Your iPhone has a hidden feature: It tracks and records your location constantly whether you want it to or not. What? You wish it wouldn't do that without your knowledge or consent? Too bad, because there's not much you can do about the tracking feature right now.
Alasdair Allan and Pete Warden, a pair of security researchers, recently discovered that iPhones — as well as 3G-enabled iPads — running iOS 4 constantly record and store their users' locations in unencrypted files. These files are basically very long lists of latitude-longitude coordinates and timestamps, and they can be found on the devices themselves as well as within the software backups saved on users' computers.
Since the tracking data files are unencrypted and unsecured, they can easily be viewed by someone who has physical access to your iPhone, 3G-enabled iPad, or the computer which contains your iOS software backups. As far as anyone can tell at this point though, the data can not be viewed by someone without physical access to those devices — unless you were to copy and send it to him or her, of course.
In order to demonstrate the extent of the data being recorded and stored, Allan and Warden have built and made available a Mac OS app called iPhone Tracker. If this app is opened on a Mac OS computer which has been used to sync an iPhone or 3G-enabled iPad, you will be able to view all the location data which has been recorded by your devices.
I decided to try the app out on my own computer and I chuckled when I saw the first map:
That map hardly revealed anything that a person who follows me on Twitter or Facebook wouldn't know! But then I picked one of those blue blobs on the map and zoomed in. Suddenly I wasn't laughing anymore — I was too busy watching an eerily accurate replay of my travels around my home.
For the sake of my own privacy, I won't show you maps which zoom in any further than the one above, but I assure you that some of the location markers get unnervingly close to some of my favorite haunts.
I was left slightly creeped out, but also in awe of what I was seeing. It was almost fun to take a trip through time — the app can show a time-lapse of the data — and memory. I was confused by some of the spots on the map, but then remembered that I had connecting flights go through those cities. Other spots had no explanation, but that could be due to the fact that cell-tower triangulation may have been used to record the data and led to a few inaccuracies.
Once the fun was over though, I was left with the same question you probably have right now: How can I protect this data?

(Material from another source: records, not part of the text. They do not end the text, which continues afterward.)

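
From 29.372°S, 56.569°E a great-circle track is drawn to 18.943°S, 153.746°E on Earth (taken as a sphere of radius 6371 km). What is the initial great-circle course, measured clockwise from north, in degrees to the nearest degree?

Δλ = 97.177° = 1.6961 rad.
y = sin Δλ · cos φ₂ = (0.9922)(0.9458) = 0.9384
x = cos φ₁ sin φ₂ − sin φ₁ cos φ₂ cos Δλ = (0.8715)(-0.3246) − (-0.4905)(0.9458)(-0.1249) = -0.3409
θ = atan2(y, x) = 109.96°, so the bearing is 110°.

110°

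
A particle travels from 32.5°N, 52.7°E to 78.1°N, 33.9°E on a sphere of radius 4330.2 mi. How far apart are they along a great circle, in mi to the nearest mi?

Let φ₁ = 0.5672 rad, φ₂ = 1.3631 rad, and Δλ = -0.3281 rad.
cos c = sin φ₁ sin φ₂ + cos φ₁ cos φ₂ cos Δλ = (0.5373)(0.9785) + (0.8434)(0.2062)(0.9466) = 0.69039,
so c = arccos(0.69039) = 0.80878 rad.
Distance = R·c = 4330.2 × 0.8088 ≈ 3502 mi.

3502 mi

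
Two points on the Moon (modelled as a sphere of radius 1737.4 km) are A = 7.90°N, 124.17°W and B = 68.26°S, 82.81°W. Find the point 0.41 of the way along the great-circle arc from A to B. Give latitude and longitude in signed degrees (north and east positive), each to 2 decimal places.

-24.45°, -115.56°

Central angle δ = 1.4226 rad. Interpolating on the sphere with fraction f = 0.41:
P = [sin((1−f)δ)·A + sin(fδ)·B] / sin δ = 0.7524·A + 0.5568·B in Cartesian coordinates,
giving P = (-0.3928, -0.8213, -0.4138), i.e. latitude -24.45°, longitude -115.56°.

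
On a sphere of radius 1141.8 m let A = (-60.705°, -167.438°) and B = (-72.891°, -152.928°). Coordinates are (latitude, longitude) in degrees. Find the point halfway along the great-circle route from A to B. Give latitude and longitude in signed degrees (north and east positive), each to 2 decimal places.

The central angle between A and B is δ = 0.2334 rad.
With f = 0.5, the slerp weights are sin((1−f)δ)/sin δ = 0.5034 and sin(fδ)/sin δ = 0.5034.
Weighted sum of the unit vectors: (0.5034)·(-0.4776,-0.1064,-0.8721) + (0.5034)·(-0.2620,-0.1339,-0.9557) = (-0.3723, -0.1210, -0.9202).
Converting back: φ = atan2(z, √(x²+y²)) = -66.95°, λ = atan2(y, x) = -162.00°.

-66.95°, -162.00°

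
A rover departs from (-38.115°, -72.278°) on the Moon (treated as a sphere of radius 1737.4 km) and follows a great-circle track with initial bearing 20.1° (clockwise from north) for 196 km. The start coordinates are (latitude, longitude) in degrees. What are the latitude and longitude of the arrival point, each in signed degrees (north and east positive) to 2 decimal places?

-32.02°, -69.66°

Angular distance δ = d/R = 196/1737.4 = 0.11281 rad; initial bearing θ = 0.3508 rad.
sin φ₂ = sin φ₁ cos δ + cos φ₁ sin δ cos θ = (-0.6172)(0.9936) + (0.7868)(0.1126)(0.9391) = -0.5301, so φ₂ = -32.02°.
Δλ = atan2(sin θ sin δ cos φ₁, cos δ − sin φ₁ sin φ₂) = atan2(0.0304, 0.6664) = 2.615°.
λ₂ = -72.278° + 2.615° = -69.66°.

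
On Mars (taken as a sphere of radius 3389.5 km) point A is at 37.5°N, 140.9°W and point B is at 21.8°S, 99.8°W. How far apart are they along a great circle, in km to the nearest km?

In radians: φ₁ = 0.6545, φ₂ = -0.3805, Δλ = 41.100° = 0.7173 rad.
cos c = sin φ₁ sin φ₂ + cos φ₁ cos φ₂ cos Δλ = (0.6088)(-0.3714) + (0.7934)(0.9285)(0.7536) = 0.32901,
so c = arccos(0.32901) = 1.23554 rad.
Distance = R·c = 3389.5 × 1.2355 ≈ 4188 km.

4188 km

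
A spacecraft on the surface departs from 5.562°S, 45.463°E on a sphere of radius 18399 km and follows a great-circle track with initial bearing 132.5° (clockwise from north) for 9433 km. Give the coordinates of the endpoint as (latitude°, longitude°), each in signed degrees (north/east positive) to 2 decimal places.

-24.47°, 68.88°

Angular distance δ = d/R = 9433/18399 = 0.51269 rad; initial bearing θ = 2.3126 rad.
sin φ₂ = sin φ₁ cos δ + cos φ₁ sin δ cos θ = (-0.0969)(0.8714) + (0.9953)(0.4905)(-0.6756) = -0.4143, so φ₂ = -24.47°.
Δλ = atan2(sin θ sin δ cos φ₁, cos δ − sin φ₁ sin φ₂) = atan2(0.3599, 0.8313) = 23.413°.
λ₂ = 45.463° + 23.413° = 68.88°.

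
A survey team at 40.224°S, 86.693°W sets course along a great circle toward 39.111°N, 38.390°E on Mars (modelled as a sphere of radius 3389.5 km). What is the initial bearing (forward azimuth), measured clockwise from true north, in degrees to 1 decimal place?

With φ₁ = -0.7020, φ₂ = 0.6826, Δλ = 2.1831 rad, the forward-azimuth formula gives
θ = atan2( sin Δλ cos φ₂ , cos φ₁ sin φ₂ − sin φ₁ cos φ₂ cos Δλ ) = atan2(0.6350, 0.1937) = 73.04°.
So the initial bearing is 73.0°.

73.0°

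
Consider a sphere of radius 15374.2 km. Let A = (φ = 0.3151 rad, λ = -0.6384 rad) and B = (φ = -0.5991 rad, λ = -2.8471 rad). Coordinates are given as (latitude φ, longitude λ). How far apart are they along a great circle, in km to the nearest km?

34874 km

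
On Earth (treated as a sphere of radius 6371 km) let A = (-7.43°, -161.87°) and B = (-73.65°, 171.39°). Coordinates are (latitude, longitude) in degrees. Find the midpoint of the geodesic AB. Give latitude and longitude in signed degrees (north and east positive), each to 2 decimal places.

-41.07°, -167.69°

Central angle δ = 1.1882 rad. Interpolating on the sphere with fraction f = 0.5:
P = [sin((1−f)δ)·A + sin(fδ)·B] / sin δ = 0.6034·A + 0.6034·B in Cartesian coordinates,
giving P = (-0.7365, -0.1608, -0.6570), i.e. latitude -41.07°, longitude -167.69°.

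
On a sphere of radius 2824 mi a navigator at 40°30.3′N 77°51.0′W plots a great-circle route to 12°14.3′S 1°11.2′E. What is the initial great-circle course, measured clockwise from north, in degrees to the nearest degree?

Δλ = 79.037° = 1.3795 rad.
y = sin Δλ · cos φ₂ = (0.9817)(0.9773) = 0.9594
x = cos φ₁ sin φ₂ − sin φ₁ cos φ₂ cos Δλ = (0.7603)(-0.2120) − (0.6495)(0.9773)(0.1902) = -0.2819
θ = atan2(y, x) = 106.37°, so the bearing is 106°.

106°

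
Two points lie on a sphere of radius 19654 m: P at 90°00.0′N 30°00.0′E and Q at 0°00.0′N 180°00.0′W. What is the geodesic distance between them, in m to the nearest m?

30872 m

With latitudes φ₁ = 90.000°, φ₂ = 0.000° and longitude difference Δλ = 150.000°:
cos c = sin φ₁ sin φ₂ + cos φ₁ cos φ₂ cos Δλ = (1.0000)(0.0000) + (0.0000)(1.0000)(-0.8660) = 0.00000,
so c = arccos(0.00000) = 1.57080 rad.
Distance = R·c = 19654 × 1.5708 ≈ 30872 m.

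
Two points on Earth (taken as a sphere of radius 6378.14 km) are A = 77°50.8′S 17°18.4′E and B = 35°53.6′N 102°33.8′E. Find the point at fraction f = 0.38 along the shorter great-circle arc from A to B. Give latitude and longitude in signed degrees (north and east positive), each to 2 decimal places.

Central angle δ = 2.1640 rad. Interpolating on the sphere with fraction f = 0.38:
P = [sin((1−f)δ)·A + sin(fδ)·B] / sin δ = 1.1745·A + 0.8837·B in Cartesian coordinates,
giving P = (0.0804, 0.7723, -0.6301), i.e. latitude -39.06°, longitude 84.06°.

-39.06°, 84.06°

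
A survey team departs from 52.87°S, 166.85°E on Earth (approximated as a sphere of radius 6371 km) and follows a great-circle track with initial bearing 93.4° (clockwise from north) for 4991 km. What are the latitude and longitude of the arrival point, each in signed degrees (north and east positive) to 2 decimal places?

Angular distance δ = d/R = 4991/6371 = 0.78339 rad; initial bearing θ = 1.6301 rad.
sin φ₂ = sin φ₁ cos δ + cos φ₁ sin δ cos θ = (-0.7973)(0.7085) + (0.6036)(0.7057)(-0.0593) = -0.5901, so φ₂ = -36.17°.
Δλ = atan2(sin θ sin δ cos φ₁, cos δ − sin φ₁ sin φ₂) = atan2(0.4252, 0.2380) = 60.762°.
λ₂ = 166.850° + 60.762° = 227.61° → -132.39° after wrapping to (−180°, 180°].

-36.17°, -132.39°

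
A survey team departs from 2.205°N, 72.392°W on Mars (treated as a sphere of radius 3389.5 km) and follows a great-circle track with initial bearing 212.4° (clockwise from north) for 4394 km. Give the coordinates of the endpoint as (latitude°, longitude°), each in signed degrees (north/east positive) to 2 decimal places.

Angular distance δ = d/R = 4394/3389.5 = 1.29636 rad; initial bearing θ = 3.7071 rad.
sin φ₂ = sin φ₁ cos δ + cos φ₁ sin δ cos θ = (0.0385)(0.2710) + (0.9993)(0.9626)(-0.8443) = -0.8017, so φ₂ = -53.29°.
Δλ = atan2(sin θ sin δ cos φ₁, cos δ − sin φ₁ sin φ₂) = atan2(-0.5154, 0.3019) = -59.644°.
λ₂ = -72.392° − 59.644° = -132.04°.

-53.29°, -132.04°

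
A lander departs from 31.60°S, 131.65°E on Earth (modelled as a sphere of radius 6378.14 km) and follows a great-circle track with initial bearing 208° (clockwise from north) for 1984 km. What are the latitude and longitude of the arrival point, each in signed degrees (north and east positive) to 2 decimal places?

-46.80°, 119.53°

Angular distance δ = d/R = 1984/6378.14 = 0.31106 rad; initial bearing θ = 3.6303 rad.
sin φ₂ = sin φ₁ cos δ + cos φ₁ sin δ cos θ = (-0.5240)(0.9520) + (0.8517)(0.3061)(-0.8829) = -0.7290, so φ₂ = -46.80°.
Δλ = atan2(sin θ sin δ cos φ₁, cos δ − sin φ₁ sin φ₂) = atan2(-0.1224, 0.5700) = -12.118°.
λ₂ = 131.650° − 12.118° = 119.53°.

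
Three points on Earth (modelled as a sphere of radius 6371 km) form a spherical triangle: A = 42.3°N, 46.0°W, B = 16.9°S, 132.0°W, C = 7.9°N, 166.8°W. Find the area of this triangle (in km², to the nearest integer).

Side lengths (central angles): a = 0.7403, b = 1.8573, c = 1.7176 rad; semiperimeter s = 2.1576.
By l'Huilier's theorem, tan(E/4) = √[tan(s/2) tan((s−a)/2) tan((s−b)/2) tan((s−c)/2)], giving spherical excess E = 0.9142 rad.
Area = E·R² = 0.9142 × (6371)² ≈ 37106294 km².

37106294 km²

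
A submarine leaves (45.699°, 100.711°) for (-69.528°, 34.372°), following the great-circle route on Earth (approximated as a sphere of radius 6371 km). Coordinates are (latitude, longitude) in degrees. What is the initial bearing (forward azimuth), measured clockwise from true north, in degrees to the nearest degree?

With φ₁ = 0.7976, φ₂ = -1.2135, Δλ = -1.1578 rad, the forward-azimuth formula gives
θ = atan2( sin Δλ cos φ₂ , cos φ₁ sin φ₂ − sin φ₁ cos φ₂ cos Δλ ) = atan2(-0.3203, -0.7548) = -157.00°.
Adding 360° brings this into [0°, 360°): 203°.

203°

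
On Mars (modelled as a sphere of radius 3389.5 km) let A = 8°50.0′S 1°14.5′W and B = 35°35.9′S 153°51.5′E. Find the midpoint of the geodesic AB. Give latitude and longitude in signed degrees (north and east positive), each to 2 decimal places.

Central angle δ = 2.2645 rad. Interpolating on the sphere with fraction f = 0.5:
P = [sin((1−f)δ)·A + sin(fδ)·B] / sin δ = 1.1775·A + 1.1775·B in Cartesian coordinates,
giving P = (0.3038, 0.3966, -0.8663), i.e. latitude -60.03°, longitude 52.55°.

-60.03°, 52.55°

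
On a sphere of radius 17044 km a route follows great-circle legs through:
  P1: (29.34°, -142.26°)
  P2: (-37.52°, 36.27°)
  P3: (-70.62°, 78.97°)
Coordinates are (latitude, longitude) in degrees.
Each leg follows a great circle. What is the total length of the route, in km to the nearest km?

Leg P1→P2: central angle 2.9972 rad, distance 51084.9 km.
Leg P2→P3: central angle 0.6952 rad, distance 11848.3 km.
Total: 51084.9 + 11848.3 ≈ 62933 km.

62933 km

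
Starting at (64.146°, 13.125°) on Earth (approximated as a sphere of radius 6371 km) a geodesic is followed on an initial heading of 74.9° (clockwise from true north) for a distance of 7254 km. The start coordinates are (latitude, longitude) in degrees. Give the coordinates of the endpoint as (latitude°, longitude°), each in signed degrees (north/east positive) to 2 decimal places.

Angular distance δ = d/R = 7254/6371 = 1.13860 rad; initial bearing θ = 1.3073 rad.
sin φ₂ = sin φ₁ cos δ + cos φ₁ sin δ cos θ = (0.8999)(0.4189) + (0.4361)(0.9080)(0.2605) = 0.4801, so φ₂ = 28.69°.
Δλ = atan2(sin θ sin δ cos φ₁, cos δ − sin φ₁ sin φ₂) = atan2(0.3823, -0.0132) = 91.974°.
λ₂ = 13.125° + 91.974° = 105.10°.

28.69°, 105.10°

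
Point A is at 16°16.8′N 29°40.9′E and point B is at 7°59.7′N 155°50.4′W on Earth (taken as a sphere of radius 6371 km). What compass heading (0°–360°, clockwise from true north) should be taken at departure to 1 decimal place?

Δλ = 174.478° = 3.0452 rad.
y = sin Δλ · cos φ₂ = (0.0962)(0.9903) = 0.0953
x = cos φ₁ sin φ₂ − sin φ₁ cos φ₂ cos Δλ = (0.9599)(0.1391) − (0.2803)(0.9903)(-0.9954) = 0.4098
θ = atan2(y, x) = 13.09°, so the bearing is 13.1°.

13.1°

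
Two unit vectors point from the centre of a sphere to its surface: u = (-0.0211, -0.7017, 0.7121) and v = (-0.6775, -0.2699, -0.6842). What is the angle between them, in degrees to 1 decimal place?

u·v = -0.2835; |u| = 1.0000, |v| = 1.0000.
cos θ = (u·v)/(|u||v|) = -0.2835, so θ = 106.5°.

106.5°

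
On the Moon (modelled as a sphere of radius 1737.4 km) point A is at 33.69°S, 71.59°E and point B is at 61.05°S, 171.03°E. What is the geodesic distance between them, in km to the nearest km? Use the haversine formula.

1977 km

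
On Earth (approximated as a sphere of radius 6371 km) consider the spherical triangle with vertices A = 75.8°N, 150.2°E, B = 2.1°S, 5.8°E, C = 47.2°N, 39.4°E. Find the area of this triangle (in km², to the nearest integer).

10477228 km²

Side lengths (central angles): a = 1.0020, b = 0.8604, c = 1.8079 rad; semiperimeter s = 1.8351.
By l'Huilier's theorem, tan(E/4) = √[tan(s/2) tan((s−a)/2) tan((s−b)/2) tan((s−c)/2)], giving spherical excess E = 0.2581 rad.
Area = E·R² = 0.2581 × (6371)² ≈ 10477228 km².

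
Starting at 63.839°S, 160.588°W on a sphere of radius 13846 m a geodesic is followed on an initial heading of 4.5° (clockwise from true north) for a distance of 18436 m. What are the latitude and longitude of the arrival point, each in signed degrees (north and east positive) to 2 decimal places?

Angular distance δ = d/R = 18436/13846 = 1.33150 rad; initial bearing θ = 0.0785 rad.
sin φ₂ = sin φ₁ cos δ + cos φ₁ sin δ cos θ = (-0.8976)(0.2370) + (0.4409)(0.9715)(0.9969) = 0.2143, so φ₂ = 12.37°.
Δλ = atan2(sin θ sin δ cos φ₁, cos δ − sin φ₁ sin φ₂) = atan2(0.0336, 0.4293) = 4.476°.
λ₂ = -160.588° + 4.476° = -156.11°.

12.37°, -156.11°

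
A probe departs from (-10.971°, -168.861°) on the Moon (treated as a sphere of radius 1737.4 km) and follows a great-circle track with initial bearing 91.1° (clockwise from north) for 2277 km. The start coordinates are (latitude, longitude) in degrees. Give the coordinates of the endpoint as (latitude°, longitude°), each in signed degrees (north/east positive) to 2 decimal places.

-3.85°, -93.32°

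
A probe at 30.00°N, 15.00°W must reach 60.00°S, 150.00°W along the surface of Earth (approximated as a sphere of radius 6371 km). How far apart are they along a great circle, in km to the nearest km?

15307 km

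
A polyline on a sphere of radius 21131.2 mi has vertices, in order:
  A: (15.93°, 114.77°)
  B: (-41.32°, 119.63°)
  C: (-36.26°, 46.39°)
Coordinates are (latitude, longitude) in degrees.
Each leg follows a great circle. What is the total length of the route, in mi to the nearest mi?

41681 mi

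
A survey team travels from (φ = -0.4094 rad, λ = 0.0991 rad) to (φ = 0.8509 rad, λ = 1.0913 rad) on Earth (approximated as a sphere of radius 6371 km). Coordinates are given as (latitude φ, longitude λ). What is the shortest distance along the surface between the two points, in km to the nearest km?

With latitudes φ₁ = -23.457°, φ₂ = 48.753° and longitude difference Δλ = 56.849°:
cos c = sin φ₁ sin φ₂ + cos φ₁ cos φ₂ cos Δλ = (-0.3981)(0.7519) + (0.9174)(0.6593)(0.5468) = 0.03146,
so c = arccos(0.03146) = 1.53934 rad.
Distance = R·c = 6371 × 1.5393 ≈ 9807 km.

9807 km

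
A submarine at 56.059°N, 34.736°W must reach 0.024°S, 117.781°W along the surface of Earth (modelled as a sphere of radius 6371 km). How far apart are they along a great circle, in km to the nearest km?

9579 km

In radians: φ₁ = 0.9784, φ₂ = -0.0004, Δλ = -83.045° = -1.4494 rad.
cos c = sin φ₁ sin φ₂ + cos φ₁ cos φ₂ cos Δλ = (0.8296)(-0.0004) + (0.5583)(1.0000)(0.1211) = 0.06726,
so c = arccos(0.06726) = 1.50348 rad.
Distance = R·c = 6371 × 1.5035 ≈ 9579 km.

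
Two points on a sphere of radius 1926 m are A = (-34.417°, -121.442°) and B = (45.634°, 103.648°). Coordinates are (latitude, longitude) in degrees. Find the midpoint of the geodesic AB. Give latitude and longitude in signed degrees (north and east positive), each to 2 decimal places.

Central angle δ = 2.5172 rad. Interpolating on the sphere with fraction f = 0.5:
P = [sin((1−f)δ)·A + sin(fδ)·B] / sin δ = 1.6278·A + 1.6278·B in Cartesian coordinates,
giving P = (-0.9691, -0.0396, 0.2436), i.e. latitude 14.10°, longitude -177.66°.

14.10°, -177.66°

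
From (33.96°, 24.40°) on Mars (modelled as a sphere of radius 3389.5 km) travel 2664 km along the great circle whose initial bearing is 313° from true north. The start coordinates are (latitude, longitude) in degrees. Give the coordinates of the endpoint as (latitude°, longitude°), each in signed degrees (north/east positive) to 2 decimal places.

52.65°, -34.14°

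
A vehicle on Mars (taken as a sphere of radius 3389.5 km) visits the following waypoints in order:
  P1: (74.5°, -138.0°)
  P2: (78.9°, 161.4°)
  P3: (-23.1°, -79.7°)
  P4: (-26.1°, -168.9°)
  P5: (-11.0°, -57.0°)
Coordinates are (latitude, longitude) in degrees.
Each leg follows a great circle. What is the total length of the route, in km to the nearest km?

Leg P1→P2: central angle 0.2420 rad, distance 820.3 km.
Leg P2→P3: central angle 2.0607 rad, distance 6984.9 km.
Leg P3→P4: central angle 1.3856 rad, distance 4696.5 km.
Leg P4→P5: central angle 1.8182 rad, distance 6162.7 km.
Total: 820.3 + 6984.9 + 4696.5 + 6162.7 ≈ 18664 km.

18664 km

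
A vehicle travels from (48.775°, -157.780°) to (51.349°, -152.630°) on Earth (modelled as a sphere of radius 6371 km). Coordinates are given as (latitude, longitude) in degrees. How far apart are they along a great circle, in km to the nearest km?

In radians: φ₁ = 0.8513, φ₂ = 0.8962, Δλ = 5.150° = 0.0899 rad.
cos c = sin φ₁ sin φ₂ + cos φ₁ cos φ₂ cos Δλ = (0.7521)(0.7810) + (0.6590)(0.6246)(0.9960) = 0.99733,
so c = arccos(0.99733) = 0.07310 rad.
Distance = R·c = 6371 × 0.0731 ≈ 466 km.

466 km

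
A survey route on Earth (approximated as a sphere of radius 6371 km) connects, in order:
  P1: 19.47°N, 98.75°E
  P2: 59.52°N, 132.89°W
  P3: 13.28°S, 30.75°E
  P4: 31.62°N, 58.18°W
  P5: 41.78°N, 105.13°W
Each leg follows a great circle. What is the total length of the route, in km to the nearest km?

39724 km

Leg P1→P2: central angle 1.5803 rad, distance 10068.3 km.
Leg P2→P3: central angle 2.3072 rad, distance 14699.4 km.
Leg P3→P4: central angle 1.6759 rad, distance 10677.5 km.
Leg P4→P5: central angle 0.6717 rad, distance 4279.1 km.
Total: 10068.3 + 14699.4 + 10677.5 + 4279.1 ≈ 39724 km.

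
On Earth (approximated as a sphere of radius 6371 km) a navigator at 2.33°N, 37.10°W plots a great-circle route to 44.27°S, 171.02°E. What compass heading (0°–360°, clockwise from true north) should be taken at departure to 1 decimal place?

Δλ = -151.880° = -2.6508 rad.
y = sin Δλ · cos φ₂ = (-0.4713)(0.7161) = -0.3375
x = cos φ₁ sin φ₂ − sin φ₁ cos φ₂ cos Δλ = (0.9992)(-0.6980) − (0.0407)(0.7161)(-0.8820) = -0.6718
θ = atan2(y, x) = -153.33°; adding 360° gives 206.7°.

206.7°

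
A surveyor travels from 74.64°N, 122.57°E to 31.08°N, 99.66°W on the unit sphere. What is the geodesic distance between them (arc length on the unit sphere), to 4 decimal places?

1.2347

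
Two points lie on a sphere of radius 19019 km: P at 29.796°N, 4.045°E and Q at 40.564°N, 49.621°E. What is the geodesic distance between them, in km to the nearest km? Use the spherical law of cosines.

12719 km

With latitudes φ₁ = 29.796°, φ₂ = 40.564° and longitude difference Δλ = 45.576°:
cos c = sin φ₁ sin φ₂ + cos φ₁ cos φ₂ cos Δλ = (0.4969)(0.6503) + (0.8678)(0.7597)(0.7000) = 0.78459,
so c = arccos(0.78459) = 0.66876 rad.
Distance = R·c = 19019 × 0.6688 ≈ 12719 km.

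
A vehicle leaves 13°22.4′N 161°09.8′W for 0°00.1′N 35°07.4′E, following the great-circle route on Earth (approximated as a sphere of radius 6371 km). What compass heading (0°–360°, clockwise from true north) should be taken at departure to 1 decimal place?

308.4°

Δλ = -163.713° = -2.8573 rad.
y = sin Δλ · cos φ₂ = (-0.2804)(1.0000) = -0.2804
x = cos φ₁ sin φ₂ − sin φ₁ cos φ₂ cos Δλ = (0.9729)(0.0000) − (0.2313)(1.0000)(-0.9599) = 0.2220
θ = atan2(y, x) = -51.63°; adding 360° gives 308.4°.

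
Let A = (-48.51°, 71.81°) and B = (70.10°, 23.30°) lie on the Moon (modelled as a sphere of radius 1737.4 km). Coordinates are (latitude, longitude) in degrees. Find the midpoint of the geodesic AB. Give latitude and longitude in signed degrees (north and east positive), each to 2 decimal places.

11.69°, 55.79°

Central angle δ = 2.1591 rad. Interpolating on the sphere with fraction f = 0.5:
P = [sin((1−f)δ)·A + sin(fδ)·B] / sin δ = 1.0599·A + 1.0599·B in Cartesian coordinates,
giving P = (0.5506, 0.8098, 0.2027), i.e. latitude 11.69°, longitude 55.79°.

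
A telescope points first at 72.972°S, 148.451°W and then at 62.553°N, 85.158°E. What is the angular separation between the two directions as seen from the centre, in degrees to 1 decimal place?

158.2°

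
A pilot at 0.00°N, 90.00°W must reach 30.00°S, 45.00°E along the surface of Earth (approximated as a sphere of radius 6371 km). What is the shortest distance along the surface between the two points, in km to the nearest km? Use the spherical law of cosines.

14206 km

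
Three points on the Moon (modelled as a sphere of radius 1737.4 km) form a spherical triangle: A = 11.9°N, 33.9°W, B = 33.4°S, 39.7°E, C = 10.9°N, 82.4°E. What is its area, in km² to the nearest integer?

Side lengths (central angles): a = 1.0491, b = 1.9679, c = 1.4534 rad; semiperimeter s = 2.2352.
By l'Huilier's theorem, tan(E/4) = √[tan(s/2) tan((s−a)/2) tan((s−b)/2) tan((s−c)/2)], giving spherical excess E = 1.0805 rad.
Area = E·R² = 1.0805 × (1737.4)² ≈ 3261636 km².

3261636 km²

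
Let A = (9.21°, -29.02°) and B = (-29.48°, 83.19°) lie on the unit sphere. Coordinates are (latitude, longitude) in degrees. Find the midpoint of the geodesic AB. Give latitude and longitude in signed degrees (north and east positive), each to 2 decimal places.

Central angle δ = 1.9862 rad. Interpolating on the sphere with fraction f = 0.5:
P = [sin((1−f)δ)·A + sin(fδ)·B] / sin δ = 0.9156·A + 0.9156·B in Cartesian coordinates,
giving P = (0.8848, 0.3530, -0.3040), i.e. latitude -17.70°, longitude 21.75°.

-17.70°, 21.75°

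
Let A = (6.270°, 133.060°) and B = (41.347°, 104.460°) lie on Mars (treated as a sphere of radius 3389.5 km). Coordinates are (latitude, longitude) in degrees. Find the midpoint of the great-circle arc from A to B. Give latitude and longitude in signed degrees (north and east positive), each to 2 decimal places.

The central angle between A and B is δ = 0.7564 rad.
With f = 0.5, the slerp weights are sin((1−f)δ)/sin δ = 0.5380 and sin(fδ)/sin δ = 0.5380.
Weighted sum of the unit vectors: (0.5380)·(-0.6787,0.7263,0.1092) + (0.5380)·(-0.1875,0.7269,0.6606) = (-0.4660, 0.7819, 0.4142).
Converting back: φ = atan2(z, √(x²+y²)) = 24.47°, λ = atan2(y, x) = 120.80°.

24.47°, 120.80°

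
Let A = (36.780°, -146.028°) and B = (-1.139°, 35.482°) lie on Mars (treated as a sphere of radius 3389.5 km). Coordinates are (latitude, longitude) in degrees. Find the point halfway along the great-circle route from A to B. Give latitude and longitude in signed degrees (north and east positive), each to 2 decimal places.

70.92°, 41.53°

The central angle between A and B is δ = 2.5191 rad.
With f = 0.5, the slerp weights are sin((1−f)δ)/sin δ = 1.6326 and sin(fδ)/sin δ = 1.6326.
Weighted sum of the unit vectors: (1.6326)·(-0.6642,-0.4476,0.5987) + (1.6326)·(0.8141,0.5803,-0.0199) = (0.2447, 0.2168, 0.9450).
Converting back: φ = atan2(z, √(x²+y²)) = 70.92°, λ = atan2(y, x) = 41.53°.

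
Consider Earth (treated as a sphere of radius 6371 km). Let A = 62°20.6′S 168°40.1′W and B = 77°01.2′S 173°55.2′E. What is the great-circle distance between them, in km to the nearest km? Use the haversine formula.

1748 km

With latitudes φ₁ = -62.343°, φ₂ = -77.020° and longitude difference Δλ = -17.412°:
Haversine: a = sin²(Δφ/2) + cos φ₁ cos φ₂ sin²(Δλ/2) = 0.0163 + (0.4642)(0.2246)(0.0229) = 0.01870.
Central angle c = 2·arcsin(√a) = 0.27438 rad.
Distance = R·c = 6371 × 0.2744 ≈ 1748 km.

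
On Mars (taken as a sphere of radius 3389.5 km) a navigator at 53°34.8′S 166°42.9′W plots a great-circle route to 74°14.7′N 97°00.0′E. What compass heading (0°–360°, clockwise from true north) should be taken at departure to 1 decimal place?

With φ₁ = -0.9351, φ₂ = 1.2958, Δλ = -1.6805 rad, the forward-azimuth formula gives
θ = atan2( sin Δλ cos φ₂ , cos φ₁ sin φ₂ − sin φ₁ cos φ₂ cos Δλ ) = atan2(-0.2699, 0.5475) = -26.24°.
Adding 360° brings this into [0°, 360°): 333.8°.

333.8°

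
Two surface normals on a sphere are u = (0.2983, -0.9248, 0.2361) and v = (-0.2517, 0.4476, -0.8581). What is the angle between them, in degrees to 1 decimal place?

133.8°

u·v = -0.6916; |u| = 1.0000, |v| = 1.0000.
cos θ = (u·v)/(|u||v|) = -0.6916, so θ = 133.8°.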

Well, you're not going to like the answer. It turns out that there is no way to remove the data from your iPhone or 3G-enabled iPad — and there is no way to stop the devices from recording anything further. All you can do is secure the information that is on your computer — you can do so by selecting the "encrypted backups" options in the syncing settings — and be aware that all this data exists.
Allan and Warden have made it a point to reach out to Apple's product security team in hopes of gaining more information about the tracking feature.